One in 10 children in study allergic to milk, eggs, or peanuts

Young inner-city children, who are already known to have a higher-than-usual risk of asthma and environmental allergies, also appear to suffer disproportionately from food allergies, according to results of a study led by scientists at the Johns Hopkins Children's Center.

The multi-center study, described online Aug. 13 in the Journal of Allergy and Clinical Immunology, found that at least one in 10 children from four large U.S. cities has a food allergy. The true number may be even higher, researchers say, because the study used highly stringent criteria and counted only the three most common food allergies—milk, eggs, or peanuts

"Our findings are a wake-up call, signaling an urgent need to unravel the causes, contributors, and mechanisms that drive the high prevalence of food allergies among an already vulnerable group known for its high risk of asthma and environmental allergies," says senior investigator Robert Wood, director of pediatric allergy and immunology at Johns Hopkins.

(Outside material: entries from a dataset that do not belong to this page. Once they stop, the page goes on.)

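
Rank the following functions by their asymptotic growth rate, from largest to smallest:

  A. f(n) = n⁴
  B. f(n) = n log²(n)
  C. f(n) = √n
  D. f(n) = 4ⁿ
D > A > B > C

Comparing growth rates:
D = 4ⁿ is O(4ⁿ)
A = n⁴ is O(n⁴)
B = n log²(n) is O(n log² n)
C = √n is O(√n)

Therefore, the order from fastest to slowest is: D > A > B > C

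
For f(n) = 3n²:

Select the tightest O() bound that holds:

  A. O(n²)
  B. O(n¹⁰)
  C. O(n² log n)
A

f(n) = 3n² is O(n²).
All listed options are valid Big-O bounds (upper bounds),
but O(n²) is the tightest (smallest valid bound).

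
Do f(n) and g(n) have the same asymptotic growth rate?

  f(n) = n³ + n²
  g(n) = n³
True

f(n) = n³ + n² and g(n) = n³ are both O(n³).
Since they have the same asymptotic growth rate, f(n) = Θ(g(n)) is true.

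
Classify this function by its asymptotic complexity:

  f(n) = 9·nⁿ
O(nⁿ)

The dominant term in 9·nⁿ is 9·nⁿ, which is Θ(nⁿ).
Constants are absorbed, so the tightest bound is O(nⁿ).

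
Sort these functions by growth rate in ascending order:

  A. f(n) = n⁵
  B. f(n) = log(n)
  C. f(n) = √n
B < C < A

Comparing growth rates:
B = log(n) is O(log n)
C = √n is O(√n)
A = n⁵ is O(n⁵)

Therefore, the order from slowest to fastest is: B < C < A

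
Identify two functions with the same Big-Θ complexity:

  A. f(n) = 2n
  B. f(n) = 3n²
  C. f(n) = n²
B and C

Examining each function:
  A. 2n is O(n)
  B. 3n² is O(n²)
  C. n² is O(n²)

Functions B and C both have the same complexity class.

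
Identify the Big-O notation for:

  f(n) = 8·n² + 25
O(n²)

The dominant term in 8·n² + 25 is 8·n², which is Θ(n²).
Lower-order terms (25) are asymptotically negligible.
Constants are absorbed, so the tightest bound is O(n²).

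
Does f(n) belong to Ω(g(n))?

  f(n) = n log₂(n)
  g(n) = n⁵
False

f(n) = n log₂(n) is O(n log n), and g(n) = n⁵ is O(n⁵).
Since O(n log n) grows slower than O(n⁵), f(n) = Ω(g(n)) is false.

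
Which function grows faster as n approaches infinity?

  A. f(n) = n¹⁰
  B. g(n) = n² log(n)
A

f(n) = n¹⁰ is O(n¹⁰), while g(n) = n² log(n) is O(n² log n).
Since O(n¹⁰) grows faster than O(n² log n), f(n) dominates.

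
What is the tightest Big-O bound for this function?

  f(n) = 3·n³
O(n³)

The dominant term in 3·n³ is 3·n³, which is Θ(n³).
Constants are absorbed, so the tightest bound is O(n³).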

Nearly 3 percent of adults and 6 percent of young children in the United States have one or more food allergies, according to the most recent estimates from the National Institutes of Health. Wood notes that food allergies among children have been on a steady rise over the past 20 years, and the new study largely affirms that trend but also points to a subgroup of children who may have higher-than-average allergy risk.

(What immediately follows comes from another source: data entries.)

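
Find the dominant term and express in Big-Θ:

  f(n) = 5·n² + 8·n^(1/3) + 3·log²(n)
Θ(n²)

Order the terms by growth rate: 3·log²(n) ≺ 8·n^(1/3) ≺ 5·n².
The fastest-growing term 5·n² dominates as n → ∞; dropping its constant factor gives Θ(n²).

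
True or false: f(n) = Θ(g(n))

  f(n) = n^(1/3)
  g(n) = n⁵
False

f(n) = n^(1/3) is O(n^(1/3)), and g(n) = n⁵ is O(n⁵).
Since they have different growth rates, f(n) = Θ(g(n)) is false.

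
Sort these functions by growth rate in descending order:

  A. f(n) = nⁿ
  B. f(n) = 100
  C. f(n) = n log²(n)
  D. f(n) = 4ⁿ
A > D > C > B

Comparing growth rates:
A = nⁿ is O(nⁿ)
D = 4ⁿ is O(4ⁿ)
C = n log²(n) is O(n log² n)
B = 100 is O(1)

Therefore, the order from fastest to slowest is: A > D > C > B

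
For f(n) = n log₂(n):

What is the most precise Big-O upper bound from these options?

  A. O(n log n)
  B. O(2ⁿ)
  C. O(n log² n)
A

f(n) = n log₂(n) is O(n log n).
All listed options are valid Big-O bounds (upper bounds),
but O(n log n) is the tightest (smallest valid bound).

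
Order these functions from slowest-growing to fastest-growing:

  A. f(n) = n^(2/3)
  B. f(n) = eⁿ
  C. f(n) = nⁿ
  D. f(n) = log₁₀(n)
D < A < B < C

Comparing growth rates:
D = log₁₀(n) is O(log n)
A = n^(2/3) is O(n^(2/3))
B = eⁿ is O(eⁿ)
C = nⁿ is O(nⁿ)

Therefore, the order from slowest to fastest is: D < A < B < C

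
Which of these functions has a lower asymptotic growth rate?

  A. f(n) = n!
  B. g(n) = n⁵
B

f(n) = n! is O(n!), while g(n) = n⁵ is O(n⁵).
Since O(n⁵) grows slower than O(n!), g(n) is dominated.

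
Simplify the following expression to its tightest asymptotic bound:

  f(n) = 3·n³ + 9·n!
Θ(n!)

Order the terms by growth rate: 3·n³ ≺ 9·n!.
The fastest-growing term 9·n! dominates as n → ∞; dropping its constant factor gives Θ(n!).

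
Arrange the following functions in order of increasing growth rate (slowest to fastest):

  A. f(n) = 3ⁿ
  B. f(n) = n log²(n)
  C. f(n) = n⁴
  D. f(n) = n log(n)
D < B < C < A

Comparing growth rates:
D = n log(n) is O(n log n)
B = n log²(n) is O(n log² n)
C = n⁴ is O(n⁴)
A = 3ⁿ is O(3ⁿ)

Therefore, the order from slowest to fastest is: D < B < C < A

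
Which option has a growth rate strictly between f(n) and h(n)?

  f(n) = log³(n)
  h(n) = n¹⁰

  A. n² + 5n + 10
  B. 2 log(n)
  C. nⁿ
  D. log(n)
A

We need g(n) with log³(n) = o(g(n)) and g(n) = o(n¹⁰), i.e. O(log³ n) ≺ g ≺ O(n¹⁰).
Check each option:
  A. n² + 5n + 10 — O(n²) is strictly between O(log³ n) and O(n¹⁰) ✓
  B. 2 log(n) — O(log n) does not grow strictly faster than f(n)
  C. nⁿ — O(nⁿ) does not grow strictly slower than h(n)
  D. log(n) — O(log n) does not grow strictly faster than f(n)

Only option A (n² + 5n + 10) lies strictly between.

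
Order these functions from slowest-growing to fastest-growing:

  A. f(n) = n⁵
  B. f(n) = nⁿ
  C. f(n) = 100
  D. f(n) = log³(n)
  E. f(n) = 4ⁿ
C < D < A < E < B

Comparing growth rates:
C = 100 is O(1)
D = log³(n) is O(log³ n)
A = n⁵ is O(n⁵)
E = 4ⁿ is O(4ⁿ)
B = nⁿ is O(nⁿ)

Therefore, the order from slowest to fastest is: C < D < A < E < B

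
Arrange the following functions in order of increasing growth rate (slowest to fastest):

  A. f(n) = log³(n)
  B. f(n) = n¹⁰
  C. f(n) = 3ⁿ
A < B < C

Comparing growth rates:
A = log³(n) is O(log³ n)
B = n¹⁰ is O(n¹⁰)
C = 3ⁿ is O(3ⁿ)

Therefore, the order from slowest to fastest is: A < B < C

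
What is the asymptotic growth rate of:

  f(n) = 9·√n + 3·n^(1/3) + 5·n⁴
Θ(n⁴)

Order the terms by growth rate: 3·n^(1/3) ≺ 9·√n ≺ 5·n⁴.
The fastest-growing term 5·n⁴ dominates as n → ∞; dropping its constant factor gives Θ(n⁴).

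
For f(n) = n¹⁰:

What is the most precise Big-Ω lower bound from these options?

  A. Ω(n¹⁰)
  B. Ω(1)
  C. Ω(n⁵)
A

f(n) = n¹⁰ is Ω(n¹⁰).
All listed options are valid Big-Ω bounds (lower bounds),
but Ω(n¹⁰) is the tightest (largest valid bound).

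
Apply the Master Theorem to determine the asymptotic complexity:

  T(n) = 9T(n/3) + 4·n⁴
Θ(n⁴)

Master Theorem: a = 9, b = 3, f(n) = 4·n⁴.
Compute the critical exponent d = log₃(9) = 2.
Compare f(n) = Θ(n⁴) against n^d:
  k = 4 > d = 2, so f(n) = Ω(n^(d+ε)) — Case 3.
  Regularity: a·(n/b)^4/n^4 = a/b^4 = 9/81 < 1 ✓.
  The top-level work dominates: T(n) = Θ(f(n)) = Θ(n⁴).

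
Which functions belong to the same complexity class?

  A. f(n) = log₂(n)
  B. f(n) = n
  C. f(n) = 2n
B and C

Examining each function:
  A. log₂(n) is O(log n)
  B. n is O(n)
  C. 2n is O(n)

Functions B and C both have the same complexity class.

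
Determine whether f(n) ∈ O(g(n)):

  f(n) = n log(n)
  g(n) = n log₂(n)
True

f(n) = n log(n) and g(n) = n log₂(n) are both O(n log n).
Big-O permits equal growth rates (f ≤ c·g for some c), so f(n) = O(g(n)) is true.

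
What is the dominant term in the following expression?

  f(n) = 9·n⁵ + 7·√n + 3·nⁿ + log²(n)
3·nⁿ

Looking at each term:
  - 9·n⁵ is O(n⁵)
  - 7·√n is O(√n)
  - 3·nⁿ is O(nⁿ)
  - log²(n) is O(log² n)

The term 3·nⁿ (O(nⁿ)) grows fastest and dominates all others.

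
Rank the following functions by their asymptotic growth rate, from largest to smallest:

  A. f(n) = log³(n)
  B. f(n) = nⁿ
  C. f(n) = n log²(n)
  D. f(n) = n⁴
B > D > C > A

Comparing growth rates:
B = nⁿ is O(nⁿ)
D = n⁴ is O(n⁴)
C = n log²(n) is O(n log² n)
A = log³(n) is O(log³ n)

Therefore, the order from fastest to slowest is: B > D > C > A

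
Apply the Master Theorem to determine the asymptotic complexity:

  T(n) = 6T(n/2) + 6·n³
Θ(n³)

Master Theorem: a = 6, b = 2, f(n) = 6·n³.
Compute the critical exponent d = log₂(6) = 2.585.
Compare f(n) = Θ(n³) against n^d:
  k = 3 > d = 2.585, so f(n) = Ω(n^(d+ε)) — Case 3.
  Regularity: a·(n/b)^3/n^3 = a/b^3 = 6/8 < 1 ✓.
  The top-level work dominates: T(n) = Θ(f(n)) = Θ(n³).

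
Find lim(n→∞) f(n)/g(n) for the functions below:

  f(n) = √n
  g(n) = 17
∞

Since √n (O(√n)) grows faster than 17 (O(1)),
the ratio f(n)/g(n) → ∞ as n → ∞.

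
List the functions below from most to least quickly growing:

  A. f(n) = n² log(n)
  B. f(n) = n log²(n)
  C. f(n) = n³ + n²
C > A > B

Comparing growth rates:
C = n³ + n² is O(n³)
A = n² log(n) is O(n² log n)
B = n log²(n) is O(n log² n)

Therefore, the order from fastest to slowest is: C > A > B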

For the study, the researchers followed 516 inner-city children living in Baltimore, Boston, New York City, or St. Louis from birth through age 5. Each year of the study, the investigators measured each child's exposure to household allergens, conducted physical exams, tracked the children's diets and reviewed their health histories. The team also analyzed blood samples at 1, 2, 3 and 5 years of age to measure the presence of food-specific antibodies—immune chemicals released by the body that indicate a food allergy—to milk, eggs, and peanuts.

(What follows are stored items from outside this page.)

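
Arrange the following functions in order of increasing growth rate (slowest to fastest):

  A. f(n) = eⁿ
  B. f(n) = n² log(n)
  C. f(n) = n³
B < C < A

Comparing growth rates:
B = n² log(n) is O(n² log n)
C = n³ is O(n³)
A = eⁿ is O(eⁿ)

Therefore, the order from slowest to fastest is: B < C < A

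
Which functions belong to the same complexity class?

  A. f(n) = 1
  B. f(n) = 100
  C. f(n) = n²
A and B

Examining each function:
  A. 1 is O(1)
  B. 100 is O(1)
  C. n² is O(n²)

Functions A and B both have the same complexity class.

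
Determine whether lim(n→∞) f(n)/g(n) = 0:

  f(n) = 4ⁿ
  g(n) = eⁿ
False

f(n) = 4ⁿ is O(4ⁿ), and g(n) = eⁿ is O(eⁿ).
Since O(4ⁿ) grows faster than or equal to O(eⁿ), f(n) = o(g(n)) is false.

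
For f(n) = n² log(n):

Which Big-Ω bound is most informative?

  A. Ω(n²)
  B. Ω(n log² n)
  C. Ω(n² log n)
C

f(n) = n² log(n) is Ω(n² log n).
All listed options are valid Big-Ω bounds (lower bounds),
but Ω(n² log n) is the tightest (largest valid bound).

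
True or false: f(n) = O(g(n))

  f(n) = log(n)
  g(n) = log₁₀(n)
True

f(n) = log(n) and g(n) = log₁₀(n) are both O(log n).
Big-O permits equal growth rates (f ≤ c·g for some c), so f(n) = O(g(n)) is true.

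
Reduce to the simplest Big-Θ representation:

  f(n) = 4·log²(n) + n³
Θ(n³)

Order the terms by growth rate: 4·log²(n) ≺ n³.
The fastest-growing term n³ dominates as n → ∞; dropping its constant factor gives Θ(n³).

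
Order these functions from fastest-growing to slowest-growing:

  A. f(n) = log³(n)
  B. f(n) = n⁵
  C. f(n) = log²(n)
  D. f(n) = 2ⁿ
D > B > A > C

Comparing growth rates:
D = 2ⁿ is O(2ⁿ)
B = n⁵ is O(n⁵)
A = log³(n) is O(log³ n)
C = log²(n) is O(log² n)

Therefore, the order from fastest to slowest is: D > B > A > C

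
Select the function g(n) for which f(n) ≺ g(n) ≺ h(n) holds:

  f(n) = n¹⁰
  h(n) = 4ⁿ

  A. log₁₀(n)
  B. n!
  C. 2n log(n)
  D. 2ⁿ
D

We need g(n) with n¹⁰ = o(g(n)) and g(n) = o(4ⁿ), i.e. O(n¹⁰) ≺ g ≺ O(4ⁿ).
Check each option:
  A. log₁₀(n) — O(log n) does not grow strictly faster than f(n)
  B. n! — O(n!) does not grow strictly slower than h(n)
  C. 2n log(n) — O(n log n) does not grow strictly faster than f(n)
  D. 2ⁿ — O(2ⁿ) is strictly between O(n¹⁰) and O(4ⁿ) ✓

Only option D (2ⁿ) lies strictly between.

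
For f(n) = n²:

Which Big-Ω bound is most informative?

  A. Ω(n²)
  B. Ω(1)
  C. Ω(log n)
A

f(n) = n² is Ω(n²).
All listed options are valid Big-Ω bounds (lower bounds),
but Ω(n²) is the tightest (largest valid bound).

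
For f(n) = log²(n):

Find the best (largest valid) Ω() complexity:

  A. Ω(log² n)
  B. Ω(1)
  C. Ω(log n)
A

f(n) = log²(n) is Ω(log² n).
All listed options are valid Big-Ω bounds (lower bounds),
but Ω(log² n) is the tightest (largest valid bound).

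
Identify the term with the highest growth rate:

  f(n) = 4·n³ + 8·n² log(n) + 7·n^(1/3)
4·n³

Looking at each term:
  - 4·n³ is O(n³)
  - 8·n² log(n) is O(n² log n)
  - 7·n^(1/3) is O(n^(1/3))

The term 4·n³ (O(n³)) grows fastest and dominates all others.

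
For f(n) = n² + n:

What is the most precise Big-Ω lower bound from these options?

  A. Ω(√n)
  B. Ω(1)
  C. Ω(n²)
C

f(n) = n² + n is Ω(n²).
All listed options are valid Big-Ω bounds (lower bounds),
but Ω(n²) is the tightest (largest valid bound).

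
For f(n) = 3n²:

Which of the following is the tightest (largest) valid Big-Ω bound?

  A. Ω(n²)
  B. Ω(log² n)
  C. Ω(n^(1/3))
A

f(n) = 3n² is Ω(n²).
All listed options are valid Big-Ω bounds (lower bounds),
but Ω(n²) is the tightest (largest valid bound).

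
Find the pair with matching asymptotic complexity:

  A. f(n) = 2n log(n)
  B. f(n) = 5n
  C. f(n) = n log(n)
A and C

Examining each function:
  A. 2n log(n) is O(n log n)
  B. 5n is O(n)
  C. n log(n) is O(n log n)

Functions A and C both have the same complexity class.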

Overall, more than half (55 percent) of children in the study were classified as sensitive to milk, eggs, or peanuts. Nearly 10 percent of them met criteria for a full-blown food allergy. The most common allergy was to peanuts (6 percent), followed by eggs (4.3 percent), and milk (2.7 percent). An additional 17 percent were classified as "possibly allergic," a subgroup that had elevated antibodies but no clear history of allergic reactions.

Breastfed children appeared to have a higher risk for developing food allergies. Children living in houses with higher levels of endotoxin, a molecule released by certain types of bacteria, were less likely to have a food allergy. This latter finding, the investigators say, is consistent with the so-called hygiene hypothesis, which suggests that early-life exposure to certain microbes can play a protective role against asthma and allergies.

Children with food allergies were also more likely to suffer from environmental allergies, wheezing, and eczema, an allergic skin condition.

Other institutions involved in the research included Boston University School of Medicine, the Washington University School of Medicine in St. Louis, Columbia University Medical Center in New York, and the University of Wisconsin School of Medicine and Public Health.